Singhal, Harsh. A new framework of optimizing keyword weights in text categorization and record querying. Retrieved from https://doi.org/doi:10.7282/T3JD4X4P
DescriptionIn text mining research, the Vector Space Model (VSM) has been commonly used to represent text documents as a vector where each component is associated with a particular word in the documents. Assigning appropriate keyword weights in VSM has been critical in Information Retrieval (IR) and Text Categorization (TC).
Traditionally keyword weighting processes are unsupervised; that is, the knowledge of document's category is not leveraged to label the documents. Typically, each keyword weight is assigned using the term frequency -- inverse document frequency (TFIDF) measure. Although the TFIDF measure has been proven effective in several text mining problems, it might not give the optimal classification power for IR and TC. In this thesis, we propose a new optimization framework to find the best keyword weights based on the proposed inter-class and intra-class similarity concept.

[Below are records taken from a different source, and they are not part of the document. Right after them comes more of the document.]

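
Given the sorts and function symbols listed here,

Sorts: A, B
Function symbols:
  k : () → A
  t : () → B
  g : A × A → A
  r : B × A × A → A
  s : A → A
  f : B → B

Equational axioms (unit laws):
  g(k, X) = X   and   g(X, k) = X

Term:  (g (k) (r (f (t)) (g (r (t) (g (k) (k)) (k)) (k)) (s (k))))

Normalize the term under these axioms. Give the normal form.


1. (g (k) (r (f (t)) (g (r (t) (g (k) (k)) (k)) (k)) (s (k))))  →  (r (f (t)) (g (r (t) (g (k) (k)) (k)) (k)) (s (k)))
2. (r (f (t)) (g (r (t) (g (k) (k)) (k)) (k)) (s (k)))  →  (r (f (t)) (r (t) (g (k) (k)) (k)) (s (k)))
3. (r (f (t)) (r (t) (g (k) (k)) (k)) (s (k)))  →  (r (f (t)) (r (t) (k) (k)) (s (k)))

normal form = (r (f (t)) (r (t) (k) (k)) (s (k)))


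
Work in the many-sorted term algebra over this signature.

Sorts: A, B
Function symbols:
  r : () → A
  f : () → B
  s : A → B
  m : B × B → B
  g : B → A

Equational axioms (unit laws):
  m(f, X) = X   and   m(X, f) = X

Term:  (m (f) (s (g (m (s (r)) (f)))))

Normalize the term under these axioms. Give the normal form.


1. (m (f) (s (g (m (s (r)) (f)))))  →  (s (g (m (s (r)) (f))))
2. (s (g (m (s (r)) (f))))  →  (s (g (s (r))))

normal form = (s (g (s (r))))


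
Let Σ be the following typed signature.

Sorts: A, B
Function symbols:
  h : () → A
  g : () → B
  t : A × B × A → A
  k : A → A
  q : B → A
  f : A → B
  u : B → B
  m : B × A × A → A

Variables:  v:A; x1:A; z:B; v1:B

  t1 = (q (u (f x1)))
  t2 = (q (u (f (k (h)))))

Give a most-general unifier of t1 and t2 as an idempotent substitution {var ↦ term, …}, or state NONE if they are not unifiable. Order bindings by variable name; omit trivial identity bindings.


{x1 ↦ (k (h))}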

The optimal keyword weight can be viewed as the feature space projection where documents from the same category are best clustered together and separated from other categories. Subsequently, the category average (centroid) classification is employed to categorize text documents. The proposed approach is tested on two practical applications: record query and text categorization. The record query application is slightly different from traditional IR problems as the goal is to find correlated (duplicate and master) text records. This problem was initiated by a telecommunication company where service engineers attempt to look for associations of the current defect problem in previously recorded problems in the database. Extensive experiments demonstrate that the proposed framework significantly improves the classification accuracy and provides balanced performance as measured on all text categories when compared to the standard TFIDF search. The text categorization application is tested on the Reuters news data set which is a gold-standard benchmark data set. The results show that our framework improves performance for the two applications considered, namely Information Retrieval and Text Categorization.